Posted 6/6/2017 6:59 PM (GMT 0)
Hemorrhoids, fissures, and active UC inflammation can all cause blood in stool. UC inflammation involves very small ulcers that bleed microscopically. Each ulcer produces only a small amount of blood, but there are typical a whole lot of ulcers and collectively they can produce a few teaspoons or tablespoons of blood on a daily basis. A fissure is a tear and it can bleed. Hemerrhoids can produce blood. Your doctor should be able to determine which of those three is what you are experiencing.
Constipation is common if you have just rectal inflammation. The large intestine acts like a muscle contracting in order to move stool along and out of the sphincter. When we have inflammation, the walls of the intestine become much, much thicker which makes the normal motion and stool movement much more difficult, which results in constipation.

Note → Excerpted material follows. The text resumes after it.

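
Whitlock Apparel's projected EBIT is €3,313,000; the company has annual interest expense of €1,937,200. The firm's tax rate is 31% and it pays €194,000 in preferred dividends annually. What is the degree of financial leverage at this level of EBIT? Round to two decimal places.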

Diarrhea is much more common with severe inflammation, especially when the extent is much further than the rectum. When I had severe inflammation within my sigmoid colon and rectum, all I had was pure liquid bms.
If you have IBS and UC concurrently, then it is hard to determine which is causing daily symptoms. If you have active inflammation then the cause is UC. Absence of inflammation points to IBS. There's ways of telling if you have inflammation, whether you have a CRP blood test, a fecal calprotectin stool test, or a colonoscopy or flex-sigmoidoscopy.
A colonoscopy is needed for an initial UC diagnosis. A colonoscopy is required for colorectal cancer monitoring once our risk jumps for it. Generally after having UC for 10 years, you have annual or bi-annual colonoscopies as a precaution to your elevated CRC risks. If you flare then your doctor might request a colonoscopy as a diagnostic test to assess how far in extent it goes, how severe the inflammation goes, and verify it is a flare and not an infection in appearance. Knowing this information can help prescribe an appropriate treatment to quickly get your flare under control. For diagnostic purposes, a flex-sig, CRP, or FCP are usually sufficient and I often request those as an alternative.